Usability Reflections: Mobile Usability

I spend this week involved in purely scholastic endeavors: lots of reading about usability on mobile devices.

Admittedly, it’s hard for me to get excited about mobile design/development, particularly because there’s such a slim opportunity for me to work on anything that’d come anywhere near a mobile device in my day job. But I’d be remiss if I didn’t at least attempt to learn something this week. :)

An Interesting Find

One of the books we’re reading is Nielsen and Budui’s Mobile Usability, which rules in favor of the infamous m.—a separate site optimized for mobile devices and an easily accessed means of toggling between it and the full site:

The design challenge is to place the cut between mobile and full-site features in such a way that the mobile site satisfies almost all the mobile users’ needs. If this goal is achieved, the extra interaction cost of following the link to the full site will be incurred fairly rarely.

True, we’ve seen some underpowered and poorly designed mobile sites that would hardly satisfy anybody’s mobile needs. But bad design that misinterprets a guideline is no reason to throw the baby out with the bathwater and neglect the well documented guideline. (2013)

But what about Responsive Design?

The gist of most of the design and usability reading I’ve done over the years has been “m. bad, responsive good”. Naturally, it’s kind of jarring to see Nielsen poking holes in that. I dunno, maybe I’m in an echo chamber and need more diversity in my Twitter feed?
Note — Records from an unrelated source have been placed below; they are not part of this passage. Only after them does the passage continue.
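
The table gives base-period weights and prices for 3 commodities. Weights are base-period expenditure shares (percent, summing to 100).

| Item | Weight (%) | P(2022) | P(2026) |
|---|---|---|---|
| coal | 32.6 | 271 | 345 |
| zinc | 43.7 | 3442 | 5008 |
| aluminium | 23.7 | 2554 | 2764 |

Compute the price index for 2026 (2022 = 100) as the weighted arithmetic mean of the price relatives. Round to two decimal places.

coal: 32.6 × (345/271) = 32.6 × 1.273063 = 41.5018
zinc: 43.7 × (5008/3442) = 43.7 × 1.454968 = 63.5821
aluminium: 23.7 × (2764/2554) = 23.7 × 1.082224 = 25.6487
Index = Σ wᵢ·(p₁ᵢ/p₀ᵢ) = 41.5018 + 63.5821 + 25.6487 = 130.7327

130.73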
Of the traditional argument in favor of responsive design—that it saves you from having to maintain two different websites—Nielsen & Budui counter that you’re effectively building two UIs anyway:

Responsive design isn’t free in terms of interaction design or in terms of coding and implementation. For some sites, it might be cheaper than other implementation strategies; if that’s true for you, then do go that route.

But the most important point is that responsive design—if done correctly—does involve creating distinct UIs for each platform (2013)

I think one of the motivations behind responsive uber alle doctrine comes from the terrible execution of m.’s in the very recent past. I don’t think there exists a smartphone owner today that hasn’t at least once experienced the “Click here for Full Site” only to be thrown at the root index page of the full site, completely losing context of where they originally were (I’m looking at you, Washington Post). And let’s not forget session data that doesn’t transfer (e.g., shopping cart items, previously submitted form data, etc).


Nielsen, J., & Budiu, R. (2013). Mobile Usability. Berkely, CA: New Riders.